Identity Through Your Purpose, Calling, and Assignment

Today, let's talk about your identity through your purpose, calling, and assignment.

Here’s what I’ve found to be essential to building a wealthy business or team that serves people, generates revenue, and makes a positive impact that glorifies God: a productive mindset, positive expectation, and good energy.

Often, we as leaders are inspired by these three elements, but sometimes we feel like something is missing.

Whenever we feel energized and in the flow of positive productivity, it's important to pass the positive energy on the others.

Whenever we feel less than productive or profitable, it's to pause and re-align ourselves for our greatest good and the greatest good of our work.

Here's a process that can help.

Create space in your environment and on your calendar to focus on your purpose, calling, and assignment at Work (in your business, career, or job). I call this trifecta the “Why Factor” of your Work.

In its simplest terms, the “Why Factor” is the reason “why” you are in business or leadership.

Here's why it matters:

1. When you are clear about your “Why Factor,” you can better find peace during the ups, downs, ebbs, and flows of business because you'll know that you know (… that you know that you know …) that you are doing the Work for which you were born.

2. When you are clear about your “Why Factor,” you can more easily make righteous decisions for yourself, your client-customer base, your team, your bottom-line, and the glory of God.
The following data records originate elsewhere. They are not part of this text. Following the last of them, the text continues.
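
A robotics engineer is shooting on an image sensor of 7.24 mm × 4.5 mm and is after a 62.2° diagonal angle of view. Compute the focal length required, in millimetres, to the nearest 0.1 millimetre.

Sensor diagonal = √(7.24² + 4.5²) = √72.6676 ≈ 8.5245 mm.
From α = 2·arctan(d/2f) we get f = d / (2·tan(α/2)).
With d = 8.5245 mm and α/2 = 31.1°, tan(α/2) ≈ 0.60324, so f ≈ 8.5245 / 1.20648 ≈ 7.0656 mm.

7.1 mm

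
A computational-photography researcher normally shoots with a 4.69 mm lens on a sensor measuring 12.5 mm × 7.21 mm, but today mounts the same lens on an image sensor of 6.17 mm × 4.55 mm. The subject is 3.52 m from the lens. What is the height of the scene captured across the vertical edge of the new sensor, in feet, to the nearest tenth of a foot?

11.2 ft

The focal length stays 4.69 mm; the relevant sensor dimension is now h = 4.55 mm. Object distance dₒ = 3.52 m = 3520 mm.
Thin-lens field height W = h·(dₒ − f)/f = 4.55 × (3520 − 4.69)/4.69 ≈ 3410.375 mm = 3410.375/304.8 ft = 11.1889 ft.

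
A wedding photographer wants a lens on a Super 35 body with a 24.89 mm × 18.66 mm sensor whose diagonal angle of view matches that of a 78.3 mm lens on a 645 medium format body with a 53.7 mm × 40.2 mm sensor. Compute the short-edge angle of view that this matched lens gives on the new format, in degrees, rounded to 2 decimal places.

28.82°

Sensor diagonal = √(53.7² + 40.2²) = √4499.7300 ≈ 67.0800 mm.
Sensor diagonal = √(24.89² + 18.66²) = √967.7077 ≈ 31.1080 mm.
Equal diagonal AOV ⇒ f₂ = f₁ · 31.1080/67.0800 = 78.3 × 0.46374 ≈ 36.3112 mm.
Short-edge AOV on the new format = 2·arctan(18.66 / (2 × 36.3112)) = 2·arctan(0.25695) ≈ 28.8203°.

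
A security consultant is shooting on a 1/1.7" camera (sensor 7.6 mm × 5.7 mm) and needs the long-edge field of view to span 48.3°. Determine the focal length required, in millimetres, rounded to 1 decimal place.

From α = 2·arctan(w/2f) we get f = w / (2·tan(α/2)).
With w = 7.6 mm and α/2 = 24.15°, tan(α/2) ≈ 0.44837, so f ≈ 7.6 / 0.89674 ≈ 8.4752 mm.

8.5 mm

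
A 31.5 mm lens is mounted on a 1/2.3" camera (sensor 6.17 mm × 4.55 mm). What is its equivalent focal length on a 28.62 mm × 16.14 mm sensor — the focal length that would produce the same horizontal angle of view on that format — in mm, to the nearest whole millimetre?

146 mm

Equal angle of view means equal width/f ratio, so f₂ = f₁ · (width₂/width₁) = 31.5 × 28.62/6.17.
f₂ = 31.5 × 4.63857 ≈ 146.115 mm.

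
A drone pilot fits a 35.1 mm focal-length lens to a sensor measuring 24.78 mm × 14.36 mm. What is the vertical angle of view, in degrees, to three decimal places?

Angle of view α = 2·arctan(h/2f) with h = 14.36 mm and f = 35.1 mm.
h/2f = 0.20456; arctan(0.20456) ≈ 11.5608°, so α ≈ 23.1217°.

23.122°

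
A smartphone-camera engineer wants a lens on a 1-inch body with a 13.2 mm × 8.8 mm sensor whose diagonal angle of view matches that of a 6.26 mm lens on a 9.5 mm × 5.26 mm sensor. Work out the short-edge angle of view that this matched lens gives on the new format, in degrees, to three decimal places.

Sensor diagonal = √(9.5² + 5.26²) = √117.9176 ≈ 10.8590 mm.
Sensor diagonal = √(13.2² + 8.8²) = √251.6800 ≈ 15.8644 mm.
Equal diagonal AOV ⇒ f₂ = f₁ · 15.8644/10.8590 = 6.26 × 1.46095 ≈ 9.1455 mm.
Short-edge AOV on the new format = 2·arctan(8.8 / (2 × 9.1455)) = 2·arctan(0.48111) ≈ 51.3852°.

51.385°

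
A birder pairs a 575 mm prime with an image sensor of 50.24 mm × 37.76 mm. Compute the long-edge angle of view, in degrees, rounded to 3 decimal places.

5.003°

Angle of view α = 2·arctan(w/2f) with w = 50.24 mm and f = 575 mm.
w/2f = 0.04369; arctan(0.04369) ≈ 2.5015°, so α ≈ 5.0030°.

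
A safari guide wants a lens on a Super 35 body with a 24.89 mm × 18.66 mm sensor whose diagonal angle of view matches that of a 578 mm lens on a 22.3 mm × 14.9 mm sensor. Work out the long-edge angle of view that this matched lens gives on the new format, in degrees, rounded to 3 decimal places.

2.127°

Sensor diagonal = √(22.3² + 14.9²) = √719.3000 ≈ 26.8198 mm.
Sensor diagonal = √(24.89² + 18.66²) = √967.7077 ≈ 31.1080 mm.
Equal diagonal AOV ⇒ f₂ = f₁ · 31.1080/26.8198 = 578 × 1.15989 ≈ 670.4168 mm.
Long-edge AOV on the new format = 2·arctan(24.89 / (2 × 670.4168)) = 2·arctan(0.01856) ≈ 2.1269°.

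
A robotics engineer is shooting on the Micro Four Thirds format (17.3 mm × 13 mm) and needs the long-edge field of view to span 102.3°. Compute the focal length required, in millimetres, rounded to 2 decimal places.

From α = 2·arctan(w/2f) we get f = w / (2·tan(α/2)).
With w = 17.3 mm and α/2 = 51.15°, tan(α/2) ≈ 1.24153, so f ≈ 17.3 / 2.48306 ≈ 6.9672 mm.

6.97 mm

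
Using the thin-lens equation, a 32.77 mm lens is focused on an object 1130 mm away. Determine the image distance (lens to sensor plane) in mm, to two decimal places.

1/dᵢ = 1/f − 1/dₒ = 1/32.77 − 1/1130 = 0.0296308 mm⁻¹.
dᵢ = 1/0.0296308 ≈ 33.7487 mm.

33.75 mm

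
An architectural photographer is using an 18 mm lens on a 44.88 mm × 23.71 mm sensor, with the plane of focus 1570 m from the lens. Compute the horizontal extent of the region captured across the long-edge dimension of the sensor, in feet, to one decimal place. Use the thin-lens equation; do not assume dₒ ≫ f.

12842.8 ft

dₒ: 1570 m = 1.57e+06 mm.
Similar triangles through the lens centre give W/dₒ = w/dᵢ; with 1/f = 1/dₒ + 1/dᵢ this gives W = w·(dₒ − f)/f.
W = 44.88 mm × (1.57e+06 − 18) / 18 = 44.88 × 87221.2222 ≈ 3914488.453 mm = 3914488.453/304.8 ft = 12842.8 ft.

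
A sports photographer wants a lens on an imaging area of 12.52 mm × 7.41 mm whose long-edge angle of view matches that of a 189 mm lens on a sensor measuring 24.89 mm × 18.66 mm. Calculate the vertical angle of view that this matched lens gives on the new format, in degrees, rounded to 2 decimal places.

4.46°

Equal long-edge AOV ⇒ f₂ = f₁ · 12.52/24.89 = 189 × 0.50301 ≈ 95.0695 mm.
Vertical AOV on the new format = 2·arctan(7.41 / (2 × 95.0695)) = 2·arctan(0.03897) ≈ 4.4635°.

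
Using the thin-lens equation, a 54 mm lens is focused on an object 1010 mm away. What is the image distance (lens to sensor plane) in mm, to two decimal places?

57.05 mm

1/dᵢ = 1/f − 1/dₒ = 1/54 − 1/1010 = 0.0175284 mm⁻¹.
dᵢ = 1/0.0175284 ≈ 57.0502 mm.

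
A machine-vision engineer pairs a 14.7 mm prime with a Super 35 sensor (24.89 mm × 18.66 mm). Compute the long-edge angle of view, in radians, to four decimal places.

1.4050 rad

Angle of view α = 2·arctan(w/2f) with w = 24.89 mm and f = 14.7 mm.
w/2f = 0.84660; arctan(0.84660) ≈ 0.7025 rad, so α ≈ 1.4050 rad.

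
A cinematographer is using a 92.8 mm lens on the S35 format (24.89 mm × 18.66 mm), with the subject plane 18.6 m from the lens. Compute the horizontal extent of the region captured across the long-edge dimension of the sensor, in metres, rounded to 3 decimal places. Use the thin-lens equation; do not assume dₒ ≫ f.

dₒ: 18.6 m = 18600 mm.
Similar triangles through the lens centre give W/dₒ = w/dᵢ; with 1/f = 1/dₒ + 1/dᵢ this gives W = w·(dₒ − f)/f.
W = 24.89 mm × (18600 − 92.8) / 92.8 = 24.89 × 199.4310 ≈ 4963.838 mm = 4.96384 m.

4.964 m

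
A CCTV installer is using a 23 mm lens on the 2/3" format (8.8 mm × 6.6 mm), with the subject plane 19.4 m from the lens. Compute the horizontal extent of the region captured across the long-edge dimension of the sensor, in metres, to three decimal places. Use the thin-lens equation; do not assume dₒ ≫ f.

7.414 m

dₒ: 19.4 m = 19400 mm.
Similar triangles through the lens centre give W/dₒ = w/dᵢ; with 1/f = 1/dₒ + 1/dᵢ this gives W = w·(dₒ − f)/f.
W = 8.8 mm × (19400 − 23) / 23 = 8.8 × 842.4783 ≈ 7413.809 mm = 7.41381 m.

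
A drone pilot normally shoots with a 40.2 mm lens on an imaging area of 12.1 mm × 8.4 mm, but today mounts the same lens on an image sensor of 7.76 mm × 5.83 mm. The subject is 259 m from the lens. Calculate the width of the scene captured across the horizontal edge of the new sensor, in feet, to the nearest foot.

The focal length stays 40.2 mm; the relevant sensor dimension is now w = 7.76 mm. Object distance dₒ = 259 m = 259000 mm.
Thin-lens field width W = w·(dₒ − f)/f = 7.76 × (259000 − 40.2)/40.2 ≈ 49988.260 mm = 49988.260/304.8 ft = 164.003 ft.

164 ft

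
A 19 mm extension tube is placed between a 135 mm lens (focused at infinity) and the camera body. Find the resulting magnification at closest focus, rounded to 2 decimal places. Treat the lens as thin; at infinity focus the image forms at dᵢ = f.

The tube moves the image plane from f to f + e, so dᵢ = 135 + 19 = 154 mm. Focus is achieved when 1/f = 1/dₒ + 1/dᵢ, giving dₒ = 1/(1/f − 1/(f+e)).
Magnification m = dᵢ/dₒ = (f+e)·(1/f − 1/(f+e)) = e/f = 19/135 ≈ 0.1407.

0.14×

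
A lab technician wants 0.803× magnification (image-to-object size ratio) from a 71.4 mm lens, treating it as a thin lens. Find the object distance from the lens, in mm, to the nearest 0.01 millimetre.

With m = dᵢ/dₒ and 1/f = 1/dₒ + 1/dᵢ, substituting dᵢ = m·dₒ gives 1/f = (1 + 1/m)/dₒ, hence dₒ = f·(1 + 1/m).
dₒ = 71.4 × (1 + 1/0.803) = 71.4 × 2.24533 ≈ 160.317 mm.

160.32 mm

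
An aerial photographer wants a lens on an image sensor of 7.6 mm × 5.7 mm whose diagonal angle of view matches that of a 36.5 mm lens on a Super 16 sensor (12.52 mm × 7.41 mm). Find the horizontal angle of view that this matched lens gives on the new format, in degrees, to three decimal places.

Sensor diagonal = √(12.52² + 7.41²) = √211.6585 ≈ 14.5485 mm.
Sensor diagonal = √(7.6² + 5.7²) = √90.2500 ≈ 9.5000 mm.
Equal diagonal AOV ⇒ f₂ = f₁ · 9.5000/14.5485 = 36.5 × 0.65299 ≈ 23.8341 mm.
Horizontal AOV on the new format = 2·arctan(7.6 / (2 × 23.8341)) = 2·arctan(0.15944) ≈ 18.1175°.

18.117°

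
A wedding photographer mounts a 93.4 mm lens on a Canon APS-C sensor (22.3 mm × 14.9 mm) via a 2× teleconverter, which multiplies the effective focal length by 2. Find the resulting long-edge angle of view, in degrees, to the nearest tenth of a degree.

6.8°

Effective focal length f = 93.4 × 2 = 186.8 mm.
α = 2·arctan(22.3 / (2 × 186.8)) = 2·arctan(0.05969) ≈ 6.8318°.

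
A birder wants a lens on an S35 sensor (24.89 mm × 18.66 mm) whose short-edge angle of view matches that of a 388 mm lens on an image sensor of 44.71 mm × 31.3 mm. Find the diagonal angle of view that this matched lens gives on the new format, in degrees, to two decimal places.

7.69°

Equal short-edge AOV ⇒ f₂ = f₁ · 18.66/31.3 = 388 × 0.59617 ≈ 231.3125 mm.
Sensor diagonal = √(24.89² + 18.66²) = √967.7077 ≈ 31.1080 mm.
Diagonal AOV on the new format = 2·arctan(31.1080 / (2 × 231.3125)) = 2·arctan(0.06724) ≈ 7.6938°.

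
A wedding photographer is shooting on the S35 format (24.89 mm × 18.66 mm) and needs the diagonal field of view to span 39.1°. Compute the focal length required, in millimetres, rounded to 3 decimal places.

Sensor diagonal = √(24.89² + 18.66²) = √967.7077 ≈ 31.1080 mm.
From α = 2·arctan(d/2f) we get f = d / (2·tan(α/2)).
With d = 31.1080 mm and α/2 = 19.55°, tan(α/2) ≈ 0.35510, so f ≈ 31.1080 / 0.71020 ≈ 43.8016 mm.

43.802 mm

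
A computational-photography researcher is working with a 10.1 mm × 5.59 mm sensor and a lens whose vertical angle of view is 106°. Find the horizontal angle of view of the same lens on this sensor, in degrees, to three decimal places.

134.721°

From the vertical AOV: f = 5.59 / (2·tan(53°)) = 5.59 / 2.65409 ≈ 2.1062 mm.
Horizontal AOV = 2·arctan(10.1 / (2 × 2.1062)) = 2·arctan(2.39770) ≈ 134.7213°.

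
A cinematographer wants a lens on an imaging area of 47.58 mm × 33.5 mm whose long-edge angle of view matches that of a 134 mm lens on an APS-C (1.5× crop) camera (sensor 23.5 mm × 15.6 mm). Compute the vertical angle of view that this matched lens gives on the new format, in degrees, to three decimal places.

7.066°

Equal long-edge AOV ⇒ f₂ = f₁ · 47.58/23.5 = 134 × 2.02468 ≈ 271.3072 mm.
Vertical AOV on the new format = 2·arctan(33.5 / (2 × 271.3072)) = 2·arctan(0.06174) ≈ 7.0657°.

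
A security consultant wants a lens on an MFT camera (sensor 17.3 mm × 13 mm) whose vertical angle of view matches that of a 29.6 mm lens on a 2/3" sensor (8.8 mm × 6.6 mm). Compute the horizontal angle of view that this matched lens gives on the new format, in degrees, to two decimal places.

Equal vertical AOV ⇒ f₂ = f₁ · 13/6.6 = 29.6 × 1.96970 ≈ 58.3030 mm.
Horizontal AOV on the new format = 2·arctan(17.3 / (2 × 58.3030)) = 2·arctan(0.14836) ≈ 16.8780°.

16.88°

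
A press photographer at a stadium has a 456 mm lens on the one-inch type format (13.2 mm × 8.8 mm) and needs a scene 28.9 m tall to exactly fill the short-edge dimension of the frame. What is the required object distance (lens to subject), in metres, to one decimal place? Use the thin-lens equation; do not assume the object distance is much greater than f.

W: 28.9 m = 28900 mm.
Magnification m = h/W = dᵢ/dₒ; combined with 1/f = 1/dₒ + 1/dᵢ this gives dₒ = f·(1 + W/h).
dₒ = 456 mm × (1 + 28900/8.8) = 456 × 3285.0909 ≈ 1498001.455 mm = 1498 m.

1498.0 m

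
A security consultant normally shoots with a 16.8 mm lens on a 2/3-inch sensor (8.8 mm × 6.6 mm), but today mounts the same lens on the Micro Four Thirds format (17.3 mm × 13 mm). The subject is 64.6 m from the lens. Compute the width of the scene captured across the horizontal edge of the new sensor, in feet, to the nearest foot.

218 ft

The focal length stays 16.8 mm; the relevant sensor dimension is now w = 17.3 mm. Object distance dₒ = 64.6 m = 64600 mm.
Thin-lens field width W = w·(dₒ − f)/f = 17.3 × (64600 − 16.8)/16.8 ≈ 66505.319 mm = 66505.319/304.8 ft = 218.193 ft.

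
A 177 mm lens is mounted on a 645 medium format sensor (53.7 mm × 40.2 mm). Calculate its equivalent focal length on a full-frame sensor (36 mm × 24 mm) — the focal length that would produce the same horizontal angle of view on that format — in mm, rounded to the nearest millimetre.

Equal angle of view means equal width/f ratio, so f₂ = f₁ · (width₂/width₁) = 177 × 36/53.7.
f₂ = 177 × 0.67039 ≈ 118.659 mm.

119 mm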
3. When you are clear about your “Why Factor,” you can more easily write your visions down and make it plain to attract the right people to your business or team – including your clients, customers, team, mentors, vendor, and community.

Here's a scripturally-sound way to get more clear about your purpose, calling, and assignment in business – and the interaction between the three.

1) Consider that all Believers have one purpose: to do the will of the One who sent us. Meditate on how what you do at Work (your actions, processes, systems, ethics) honors God and be encouraged or make adjustments as necessary.

And we know that in all things God works for the good of those who love him, who have been called according to his purpose. Romans 8:28

Many are the plans in a person's heart, but it is the LORD's purpose that prevails. Proverbs 19:21

2) Consider that your calling at Work consists of the gifts and talents that come most readily to you, and they are irrevocable. In other words, human beings may be able to have a temporary effect on the impact of your calling in the workspace or marketplace, but no person can take it away or suppress it forever. Keep going.

For the gifts and the calling of God are irrevocable. Romans 11:29

3) Consider that your assignment is for a particular place, season, time, and function. It can change as your environment changes and can evolve as you evolve. Be aware of what's happening in the environment and let the wisdom in 2 Peter 1:5-8 and 1:10 help you re-access your particular assignment and your approach as necessary.

For this very reason, make every effort to add to your faith goodness; and to goodness, knowledge; and to knowledge, self-control; and to self-control, perseverance; and to perseverance, godliness; and to godliness, mutual affection; and to mutual affection, love. For if you possess these qualities in increasing measure, they will keep you from being ineffective and unproductive in your knowledge of our Lord Jesus Christ. 2 Peter 1:5-8.

Therefore, be all the more diligent to make your calling and election sure, for if you practice these qualities, you will never fall. 2 Peter 1:20

I invite you to consider the truth and power of the passage in deepening your knowledge of our Lord and – by analogy, deepening your knowledge of the evolving seasons in your role as a leader.

Now that you know more about our scripturally-sound framework for identifying purpose, calling, and assignment in your Work, the rest is up to you.